Quantitative determination and tissue distribution of human 11β-hydroxysteroid dehydrogenase, hexose-6-phosphate dehydrogenase, glucose-6-phosphate transporter, glucocorticoid receptor and mineralocorticoid receptor mRNAs

Abstract

Background: Glucocorticoid (GC) concentrations in peripheral tissues are precisely regulated by 11β-hydroxysteroid dehydrogenase (HSD) isozymes. When considering the physiological effects of GC in various tissues, quantitative determination of these isozymes and other components involved in corticosteroid signaling is important and informative. We thus performed comprehensive determination of the expression of these mRNAs in a wide range of human tissues.

Methods: An absolute comparison of mRNA expression of human 11β-HSD isozymes, hexose-6-phosphate dehydrogenase (H6PDH), glucose-6-phosphate transporter (G6PT), glucocorticoid receptors (GRs), and mineralocorticoid receptor (MR) was performed by real-time RT-PCR.

Results: Human 11β-HSD type 1 mRNA was strongly expressed in the liver and placenta at comparatively high levels. H6PDH was expressed at low copy number, and comparatively high expression was observed in the kidney, testis, and ovary.
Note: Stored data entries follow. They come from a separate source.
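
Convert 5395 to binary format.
Convert 5395 (decimal) → 5395 = 4096 + 1024 + 256 + 16 + 2 + 1 → 0b1010100010011 (binary)
0b1010100010011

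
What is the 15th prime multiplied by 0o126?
Convert the 15th prime (prime index) → 47 (decimal)
Convert 0o126 (octal) → 1×64 + 2×8 + 6 = 86 (decimal)
Compute 47 × 86 = 4042
4042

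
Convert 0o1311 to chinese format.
Convert 0o1311 (octal) → 1×512 + 3×64 + 1×8 + 1 = 713 (decimal)
Convert 713 (decimal) → 713 = 7×100 + 1×10 + 3 → 七百一十三 (Chinese numeral)
七百一十三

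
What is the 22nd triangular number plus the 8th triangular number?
The 22nd triangular number = 22×23/2 = 253
Convert the 8th triangular number (triangular index) → 8×9/2 = 36 (decimal)
Compute 253 + 36 = 289
289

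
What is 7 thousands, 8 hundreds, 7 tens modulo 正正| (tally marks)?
Convert 7 thousands, 8 hundreds, 7 tens (place-value notation) → 7×1000 + 8×100 + 7×10 = 7870 (decimal)
Convert 正正| (tally marks) → 5 + 5 + 1 = 11 (decimal)
Compute 7870 mod 11 = 5
5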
G6PT expression was ubiquitous, but marked expression was observed in the liver, kidney, small intestine, and colon. GRα was also ubiquitously expressed at relatively high levels, which were approximately 10-fold higher than those of MR, whereas GRβ levels were below the detection limit in all tissues. 11β-HSD type 2 was predominantly expressed in the kidney, small intestine and colon; however, copy numbers of these transcripts showed a nearly identical pattern to type 1. MR was observed in various tissues examined, but was not fully correlated to the distribution of 11β-HSD type 2.

Conclusions: The present quantitative results were partially consistent with previous studies. This quantification method can thus provide valuable information for understanding the physiological effects and physiological roles of glucocorticoid in humans.